New Book Claims to Identify Jack the Ripper Once and For All—but Can This Case Ever Be Officially Solved?

Ripper experts doubt that DNA from blood on a scarf supposedly found near one of the Ripper's victims could lead to an unequivocal conclusion

By Natalie Finn Sep 09, 2014 1:15 AMTags
Jack the RipperLacy Scott and Knight Auctions / AFP - Getty Images

Perhaps some mysteries just aren't meant to be solved.

But that adage hasn't stopped a hundred years' worth of conspiracy theories regarding the identity of Jack the Ripper, the still-never-officially identified serial killer who viciously murdered at least five women in London's Whitechapel district in 1888 and has been fodder for endless books, films and TV shows ever since.

Theories have been advanced over the years by everyone from Sherlock Holmes creator Arthur Conan Doyle to best-selling mystery novelist Patricia Cornwell, and the list of suspects has grown to encompass a number of doctors, convicted criminals and even a member of the royal family (a royal conspiracy was the conclusion creepily settled upon in the 2001 Johnny Depp thriller From Hell, based on the graphic novel of the same name).

So, another year, another theory, and this time Polish hairdresser Aaron Kosminski has been fingered as the culprit in the new book Naming Jack the Ripper.

"I am a hundred percent certain," author and self-described "armchair detective" Russell Edwards told the U.K.'s ITV News. "Definitive proof, conclusively proven, put the case to bed—we've done this."

Edwards claims that DNA evidence, found on a blood-and-semen-spattered scarf that was passed down from generation to generation from the wife of a cop on the beat at the time (who supposedly took the scarf from one of the crime scenes to give as a gift, ew) and bought at auction, unequivocably identifies Kosminski as the killer.

"Incredibly, it was stowed without ever being washed," Edwards said about the scarf in an interview with the Mail on Sunday. As the book reportedly details, genetics expert Dr.

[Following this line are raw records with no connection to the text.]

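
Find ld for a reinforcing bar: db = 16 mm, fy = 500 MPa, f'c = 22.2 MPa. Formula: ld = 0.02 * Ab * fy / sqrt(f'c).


Ab = pi * 16^2 / 4 = 201.062 mm2
ld = 0.02 * 201.062 * 500 / sqrt(22.2)
= 426.7 mm

426.7


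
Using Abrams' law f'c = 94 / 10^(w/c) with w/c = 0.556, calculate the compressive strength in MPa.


f'c = 94 / 10^0.556
= 94 / 3.597
= 26.13 MPa

26.13


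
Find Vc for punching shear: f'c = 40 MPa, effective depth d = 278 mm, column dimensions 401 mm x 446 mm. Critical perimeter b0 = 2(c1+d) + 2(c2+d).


b0 = 2*(401 + 278) + 2*(446 + 278) = 2806 mm
Vc = 0.33 * sqrt(40) * 2806 * 278 / 1000
= 1628.08 kN

1628.08


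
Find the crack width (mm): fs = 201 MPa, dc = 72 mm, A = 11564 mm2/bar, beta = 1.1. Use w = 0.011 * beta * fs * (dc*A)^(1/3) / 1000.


w = 0.011 * beta * fs * (dc * A)^(1/3) / 1000
= 0.011 * 1.1 * 201 * (72 * 11564)^(1/3) / 1000
= 0.229 mm

0.229


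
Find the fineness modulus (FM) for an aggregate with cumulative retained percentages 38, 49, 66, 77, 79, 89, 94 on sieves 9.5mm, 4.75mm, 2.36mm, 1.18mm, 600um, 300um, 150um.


FM = sum(cumulative % retained) / 100
= 492 / 100
= 4.92

4.92


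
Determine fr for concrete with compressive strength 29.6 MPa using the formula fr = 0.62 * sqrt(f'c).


fr = 0.62 * sqrt(29.6)
= 3.373 MPa

3.373


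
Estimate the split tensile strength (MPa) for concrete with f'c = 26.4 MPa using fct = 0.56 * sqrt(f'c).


fct = 0.56 * sqrt(26.4)
= 0.56 * 5.138
= 2.877 MPa

2.877


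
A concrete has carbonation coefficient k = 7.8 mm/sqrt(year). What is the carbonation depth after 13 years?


depth = k * sqrt(t)
= 7.8 * sqrt(13)
= 28.12 mm

28.12


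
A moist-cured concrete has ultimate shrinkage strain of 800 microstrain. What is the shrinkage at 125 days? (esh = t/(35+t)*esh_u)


esh(125) = 125 / (35 + 125) * 800
= 125 / 160 * 800
= 625.0 microstrain

625.0


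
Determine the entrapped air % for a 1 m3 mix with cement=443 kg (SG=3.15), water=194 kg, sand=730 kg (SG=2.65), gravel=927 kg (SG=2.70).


Vol cement = 443 / (3.15 * 1000) = 0.140635 m3
Vol water = 194 / 1000 = 0.194 m3
Vol sand = 730 / (2.65 * 1000) = 0.275472 m3
Vol gravel = 927 / (2.70 * 1000) = 0.343333 m3
Total solid + water volume = 0.95344 m3
Air = (1 - 0.95344) * 100 = 4.66%

4.66


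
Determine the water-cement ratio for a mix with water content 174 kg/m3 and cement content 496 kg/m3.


w/c = water / cement
w/c = 174 / 496 = 0.351

0.351


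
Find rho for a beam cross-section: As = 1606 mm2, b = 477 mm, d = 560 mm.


rho = As / (b * d)
= 1606 / (477 * 560)
= 0.006

0.006


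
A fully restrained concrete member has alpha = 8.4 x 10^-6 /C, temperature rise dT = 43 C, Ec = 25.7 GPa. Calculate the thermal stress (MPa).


sigma = alpha * dT * Ec
= 8.4e-6 * 43 * 25.7 * 1000
= 9.283 MPa

9.283


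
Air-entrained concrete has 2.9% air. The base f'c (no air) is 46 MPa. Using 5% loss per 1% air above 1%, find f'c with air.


Strength loss = (2.9 - 1) * 5 = 9.5%
f'c = 46 * (1 - 9.5/100)
= 41.63 MPa

41.63


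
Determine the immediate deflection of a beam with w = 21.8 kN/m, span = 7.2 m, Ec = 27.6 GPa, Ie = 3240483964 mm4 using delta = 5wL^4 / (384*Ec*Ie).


Convert: L = 7.2 m = 7200 mm, Ec = 27.6 GPa = 27600 MPa
delta = 5 * 21.8 * 7200^4 / (384 * 27600 * 3240483964)
= 8.53 mm

8.53


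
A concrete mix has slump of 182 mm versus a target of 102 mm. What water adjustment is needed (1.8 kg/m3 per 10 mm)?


Difference = 102 - 182 = -80 mm
Water adjustment = -80 * 1.8 / 10 = -14.4 kg/m3

-14.4


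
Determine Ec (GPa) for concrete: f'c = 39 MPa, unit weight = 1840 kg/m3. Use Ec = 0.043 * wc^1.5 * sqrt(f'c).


Ec = 0.043 * 1840^1.5 * sqrt(39) / 1000
= 21.19 GPa

21.19


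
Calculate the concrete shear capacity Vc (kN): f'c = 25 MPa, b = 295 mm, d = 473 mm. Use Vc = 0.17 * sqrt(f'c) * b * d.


Vc = 0.17 * sqrt(25) * 295 * 473 / 1000
= 118.6 kN

118.6


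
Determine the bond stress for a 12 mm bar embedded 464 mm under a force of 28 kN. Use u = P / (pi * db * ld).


u = P / (pi * db * ld)
= 28 * 1000 / (pi * 12 * 464)
= 1.601 MPa

1.601


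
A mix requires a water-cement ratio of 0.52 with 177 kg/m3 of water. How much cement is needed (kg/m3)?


Cement = water / (w/c)
= 177 / 0.52
= 340.4 kg/m3

340.4


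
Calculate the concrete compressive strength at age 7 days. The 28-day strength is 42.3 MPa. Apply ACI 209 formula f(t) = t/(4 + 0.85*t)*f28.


f(7) = 7 / (4 + 0.85 * 7) * 42.3
= 7 / 9.95 * 42.3
= 29.76 MPa

29.76


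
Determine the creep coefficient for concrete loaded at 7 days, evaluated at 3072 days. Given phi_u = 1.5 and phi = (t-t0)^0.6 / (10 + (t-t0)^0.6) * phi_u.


dt = 3072 - 7 = 3065
phi = 3065^0.6 / (10 + 3065^0.6) * 1.5
= 1.388

1.388


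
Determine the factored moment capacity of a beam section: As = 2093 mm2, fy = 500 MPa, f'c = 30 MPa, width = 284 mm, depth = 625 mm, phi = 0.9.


a = As * fy / (0.85 * f'c * b)
= 2093 * 500 / (0.85 * 30 * 284)
= 144.5043 mm
Mn = As * fy * (d - a/2) / 10^6
= 578.4506 kN-m
phi*Mn = 0.9 * 578.4506 = 520.61 kN-m

520.61


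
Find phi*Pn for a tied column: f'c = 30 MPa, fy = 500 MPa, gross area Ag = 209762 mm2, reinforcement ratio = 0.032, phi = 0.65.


Ast = rho * Ag = 0.032 * 209762 = 6712.384 mm2
phi*Pn = 0.65 * 0.80 * (0.85 * 30 * (209762 - 6712.384) + 500 * 6712.384) / 1000
= 4437.66 kN

4437.66


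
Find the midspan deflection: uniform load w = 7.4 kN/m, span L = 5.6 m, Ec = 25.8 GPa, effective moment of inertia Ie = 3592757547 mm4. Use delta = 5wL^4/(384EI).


Convert: L = 5.6 m = 5600 mm, Ec = 25.8 GPa = 25800 MPa
delta = 5 * 7.4 * 5600^4 / (384 * 25800 * 3592757547)
= 1.02 mm

1.02


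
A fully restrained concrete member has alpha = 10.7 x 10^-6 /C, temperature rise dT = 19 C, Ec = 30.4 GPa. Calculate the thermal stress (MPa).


sigma = alpha * dT * Ec
= 10.7e-6 * 19 * 30.4 * 1000
= 6.18 MPa

6.18


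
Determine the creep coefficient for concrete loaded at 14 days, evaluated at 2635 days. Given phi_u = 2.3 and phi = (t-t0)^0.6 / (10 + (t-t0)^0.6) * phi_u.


dt = 2635 - 14 = 2621
phi = 2621^0.6 / (10 + 2621^0.6) * 2.3
= 2.112

2.112


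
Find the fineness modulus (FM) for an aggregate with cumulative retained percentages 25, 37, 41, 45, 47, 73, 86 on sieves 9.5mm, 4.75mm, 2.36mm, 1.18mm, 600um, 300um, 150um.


FM = sum(cumulative % retained) / 100
= 354 / 100
= 3.54

3.54


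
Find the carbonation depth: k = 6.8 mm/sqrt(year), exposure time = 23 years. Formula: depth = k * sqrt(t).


depth = k * sqrt(t)
= 6.8 * sqrt(23)
= 32.61 mm

32.61


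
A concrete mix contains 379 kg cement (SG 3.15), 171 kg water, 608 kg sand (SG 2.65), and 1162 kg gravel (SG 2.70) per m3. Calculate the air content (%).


Vol cement = 379 / (3.15 * 1000) = 0.120317 m3
Vol water = 171 / 1000 = 0.171 m3
Vol sand = 608 / (2.65 * 1000) = 0.229434 m3
Vol gravel = 1162 / (2.70 * 1000) = 0.43037 m3
Total solid + water volume = 0.951122 m3
Air = (1 - 0.951122) * 100 = 4.89%

4.89


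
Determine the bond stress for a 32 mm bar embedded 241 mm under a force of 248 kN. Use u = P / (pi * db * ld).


u = P / (pi * db * ld)
= 248 * 1000 / (pi * 32 * 241)
= 10.236 MPa

10.236


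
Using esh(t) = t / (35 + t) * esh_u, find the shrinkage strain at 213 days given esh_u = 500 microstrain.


esh(213) = 213 / (35 + 213) * 500
= 213 / 248 * 500
= 429.4 microstrain

429.4


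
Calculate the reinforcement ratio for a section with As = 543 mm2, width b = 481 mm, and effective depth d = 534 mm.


rho = As / (b * d)
= 543 / (481 * 534)
= 0.0021

0.0021


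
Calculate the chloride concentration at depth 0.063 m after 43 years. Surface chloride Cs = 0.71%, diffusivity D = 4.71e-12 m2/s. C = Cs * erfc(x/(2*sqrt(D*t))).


t_seconds = 43 * 365.25 * 24 * 3600 = 1356976800.0 s
arg = 0.063 / (2 * sqrt(4.71e-12 * 1356976800.0))
= 0.394
erfc(0.394) = 0.5774
C = 0.71 * 0.5774 = 0.4099%

0.4099


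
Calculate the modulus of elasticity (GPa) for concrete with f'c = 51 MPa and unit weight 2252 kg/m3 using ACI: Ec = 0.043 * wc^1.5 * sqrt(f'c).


Ec = 0.043 * 2252^1.5 * sqrt(51) / 1000
= 32.82 GPa

32.82


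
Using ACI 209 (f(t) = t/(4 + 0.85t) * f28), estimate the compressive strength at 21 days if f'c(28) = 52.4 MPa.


f(21) = 21 / (4 + 0.85 * 21) * 52.4
= 21 / 21.85 * 52.4
= 50.36 MPa

50.36


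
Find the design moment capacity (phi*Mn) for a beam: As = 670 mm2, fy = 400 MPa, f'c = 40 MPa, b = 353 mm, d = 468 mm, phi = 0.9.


a = As * fy / (0.85 * f'c * b)
= 670 * 400 / (0.85 * 40 * 353)
= 22.3296 mm
Mn = As * fy * (d - a/2) / 10^6
= 122.4318 kN-m
phi*Mn = 0.9 * 122.4318 = 110.19 kN-m

110.19


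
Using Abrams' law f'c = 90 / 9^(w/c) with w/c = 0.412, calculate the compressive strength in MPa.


f'c = 90 / 9^0.412
= 90 / 2.473
= 36.4 MPa

36.4


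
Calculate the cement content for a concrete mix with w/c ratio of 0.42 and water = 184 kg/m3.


Cement = water / (w/c)
= 184 / 0.42
= 438.1 kg/m3

438.1


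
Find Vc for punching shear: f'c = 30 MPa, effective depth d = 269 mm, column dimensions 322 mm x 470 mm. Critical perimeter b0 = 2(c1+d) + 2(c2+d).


b0 = 2*(322 + 269) + 2*(470 + 269) = 2660 mm
Vc = 0.33 * sqrt(30) * 2660 * 269 / 1000
= 1293.33 kN

1293.33


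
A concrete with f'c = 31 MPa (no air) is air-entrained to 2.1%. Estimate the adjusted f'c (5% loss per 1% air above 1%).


Strength loss = (2.1 - 1) * 5 = 5.5%
f'c = 31 * (1 - 5.5/100)
= 29.29 MPa

29.29


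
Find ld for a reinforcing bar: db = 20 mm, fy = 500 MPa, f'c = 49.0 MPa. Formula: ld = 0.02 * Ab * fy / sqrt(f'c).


Ab = pi * 20^2 / 4 = 314.159 mm2
ld = 0.02 * 314.159 * 500 / sqrt(49.0)
= 448.8 mm

448.8


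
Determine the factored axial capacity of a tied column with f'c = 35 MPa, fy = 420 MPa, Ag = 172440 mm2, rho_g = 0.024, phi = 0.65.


Ast = rho * Ag = 0.024 * 172440 = 4138.56 mm2
phi*Pn = 0.65 * 0.80 * (0.85 * 35 * (172440 - 4138.56) + 420 * 4138.56) / 1000
= 3507.48 kN

3507.48


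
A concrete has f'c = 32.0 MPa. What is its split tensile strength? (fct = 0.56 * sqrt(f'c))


fct = 0.56 * sqrt(32.0)
= 0.56 * 5.657
= 3.168 MPa

3.168


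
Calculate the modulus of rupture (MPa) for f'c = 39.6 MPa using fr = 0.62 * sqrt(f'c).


fr = 0.62 * sqrt(39.6)
= 3.902 MPa

3.902


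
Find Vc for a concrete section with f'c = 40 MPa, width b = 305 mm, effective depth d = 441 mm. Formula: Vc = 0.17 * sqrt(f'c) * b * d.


Vc = 0.17 * sqrt(40) * 305 * 441 / 1000
= 144.62 kN

144.62


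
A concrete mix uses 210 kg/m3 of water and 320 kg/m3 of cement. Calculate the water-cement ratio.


w/c = water / cement
w/c = 210 / 320 = 0.656

0.656


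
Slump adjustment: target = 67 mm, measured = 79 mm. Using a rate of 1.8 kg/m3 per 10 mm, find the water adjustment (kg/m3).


Difference = 67 - 79 = -12 mm
Water adjustment = -12 * 1.8 / 10 = -2.2 kg/m3

-2.2


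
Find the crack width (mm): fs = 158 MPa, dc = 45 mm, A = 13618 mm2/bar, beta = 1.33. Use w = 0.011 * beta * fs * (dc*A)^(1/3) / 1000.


w = 0.011 * beta * fs * (dc * A)^(1/3) / 1000
= 0.011 * 1.33 * 158 * (45 * 13618)^(1/3) / 1000
= 0.196 mm

0.196


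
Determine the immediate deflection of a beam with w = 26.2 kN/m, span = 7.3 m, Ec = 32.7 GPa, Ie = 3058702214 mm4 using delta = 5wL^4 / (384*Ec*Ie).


Convert: L = 7.3 m = 7300 mm, Ec = 32.7 GPa = 32700 MPa
delta = 5 * 26.2 * 7300^4 / (384 * 32700 * 3058702214)
= 9.69 mm

9.69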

Jari Louhelainen, a senior lecturer of molecular biology at Liverpool John Moores University, concluded that Kosminski was the killer after he found that DNA from semen residue on the scarf matched DNA taken from a so-called female descendant of the suspect's.

Globe Photos/ZUMAPRESS.com

But try proving it in a court of law.

Just as fast as the reliably thrilling story went viral, out popped the skeptics who don't for a minute believe that the traces of DNA left on the scarf, found near the body of victim No. 4 (of the five women identified as his victims) Catherine Eddowes, could pinpoint who Jack the Ripper really was.

"The shawl has been openly handled by loads of people and been touched, breathed on, spat upon," Richard Cobb, who guides Jack the Ripper tours in London, told The Times.

Moreover, message boards on the Casebook forum, which is devoted to the now 126-year-old case, have been blowing up with naysayers.

"There's kind of a 'CSI effect' going on," Casebook executive editor Stephen P. Ryder told NBC News. "People hear 'DNA,' and they think it's 100 percent solved." Ryder also dismissed the scarf itself, saying that Ripper experts have known about its existence through the years but never necessarily believed 100 percent that it was even found by Eddowes' body. 

DNA left on a postage stamp was the basis of Patricia Cornwell's foray into nonfiction, 2002's Portrait of a Killer—Jack the Ripper: Case Closed, which theorized that painter Walter Sickert was the killer.

The book's publication made Cornwell the target of all sorts of scorn from the massive community of armchair enthusiasts that, in the end, may not be hoping for answers as much as for another layer of mystery to add to the lore.